A Freer Market for Force

Thursday, August 6th, 2015

For now the market for private military contractors is a monopsony, Sean McFate (The Modern Mercenary) suggests, but we should prepare for a freer market for force:

The result, McFate predicts, will be a return to the Middle Ages, when private warriors determined the outcomes of conflicts and states stood at the sidelines of international politics. This “neo-medieval” world will be characterized by “a non-state-centric, multipolar international system of overlapping authorities and allegiances within the same territory.” Yet it need not be chaotic, he reassures readers, since “the global system will persist in a durable disorder that contains, rather than solves, problems.”

How can the world avoid replicating the problems generated by hired guns in the medieval era? The answer, according to McFate, is to rely less on mere mercenaries and instead foster “military enterprisers.” The former sell their skills to the highest bidder; the latter “raise armies rather than command them” and thus contribute to stability. During the Thirty Years’ War, military enterprisers included such figures as Ernst von Mansfeld, who raised an army for the elector palatine, and Albrecht von Wallenstein, who offered his services to Ferdinand II, the Holy Roman emperor.

But in sketching out a strategy for dealing with a world of privatized power, McFate is too quick to jettison the state-centric principles that have served the world so well since the end of the Thirty Years’ War. The biggest challenges to U.S. security in the years ahead, from climate change to terrorism to cybersecurity, will require more state-to-state collaboration, not less. And U.S. support, tacit or otherwise, for a free market for force will only serve ?to exacerbate these problems.

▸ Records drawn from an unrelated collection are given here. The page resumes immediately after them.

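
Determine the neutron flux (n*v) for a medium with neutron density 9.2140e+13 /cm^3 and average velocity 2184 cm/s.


phi = n * v
phi = 9.2140e+13 * 2184
phi = 2.0123e+17 /cm^2/s

2.0123e+17


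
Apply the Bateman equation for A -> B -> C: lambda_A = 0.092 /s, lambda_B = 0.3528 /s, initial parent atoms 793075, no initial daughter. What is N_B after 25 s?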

McFate offers two in-depth case studies of modern contractors: in Liberia, where they played the role of military enterprisers, and in Somalia, where they acted as mercenaries.

Comments

  1. Graham says:

    Wallenstein did all sorts of things, but surely “contribute to stability” was not among them.

  2. Graham says:

    Still, the cited article does further contribute to the hypothesis of a ‘neo-medieval’ pattern in IR — a notion that goes at least as far back as Hedley Bull, and which has been fertile ground for SF writers across the board. My favourite example of the latter was PJ Plauger [I think], who wrote a great short story called “Wergild” in Asimov’s [or Analog] 20–25 years ago, about a world in which an obscure US court ruling had made contract killing legal if certain elaborate formalities were observed. Naturally, the hiring entities and loci of allegiance ranged from traditional governments to corporations and private individuals.

  3. Grasspunk says:

    I knew PJ Plauger back then, at least a bit. Weird, I had no idea he wrote sci-fi. We only talked about software engineering and business. Here’s his sci-fi page.

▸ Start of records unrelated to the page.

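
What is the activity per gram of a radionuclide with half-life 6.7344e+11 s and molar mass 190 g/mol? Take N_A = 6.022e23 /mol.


lambda = ln(2) / t_half = ln(2) / 6.7344e+11 = 1.029263e-12 /s
SA = lambda * N_A / M
SA = 1.029263e-12 * 6.022e23 / 190
SA = 3.2622e+09 Bq/g

3.2622e+09


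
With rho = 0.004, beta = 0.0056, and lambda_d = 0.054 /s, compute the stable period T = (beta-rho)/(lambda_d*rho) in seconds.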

  4. Global politicians are particularly envious of Israeli politicians, because they have a contained and imprisoned boogey-man — the Palestinians. Whenever the political process needs to be manipulated, they ramp up the conflict.

    Additionally, the military industrial complex — increasingly private, though in a corporatist sense — thrives.

    I believe we will see a Gaza-fication. I picked up that concept from some progressive journalists who saw parallels between Gaza and what Brazil did to its poor in order to get the World Cup last year. I think they even hired the Israeli company Rafael to do some drone work or something.

    The progressives notice what is being done to the poor and undesirable, but they don’t realize the clean places these people are kept out of also function like little prisons too.
    I figure America will have a series of little Gazas — Baltimore, Ferguson, etc. — all act as marketing for it. Then there are all the illegals, not to mention those here legally who really shouldn’t be.

  5. SFC Tom says:

    We bring stability at a much lower cost to taxpayers. Research what Executive Outcomes did in Africa. With the insanely high cost of overhead for the military and their inefficiency in hours of work done within their skill set vs time spent doing admin work and the like, we are cheaper too (though part of our reduced overhead is the military trains us while on duty).

    You can always tell propaganda from the dramatic word choices of the author.

    Where that mission failed was training and using locals vs keeping Western security professionals on hand to do the work. Trusting skinnies, hajjis and whatnot is always a losing bet, but my limited experience in Africa showed me that infrastructure and the like protected by White men become areas of stability and prosperity for the locals.

    What drives our industry is a small military and lots of dumbass missions keeping that small military thin on the ground, as well as NGOs wanting to do hippie shit in dangerous places and the government wanting a degree of separation, i.e. ablity to lie about what it’s up to. Also, we are a regulated industry, with rules set by the State Department and what have you, but we have much reasonable rules of engagement and an excellent which infuriates the left.

    At any rate, I have not read the book, and probably won’t given the authors background (doing the training work vs direct action so to speak), but the article shows a political axe to grind and a lack of understanding.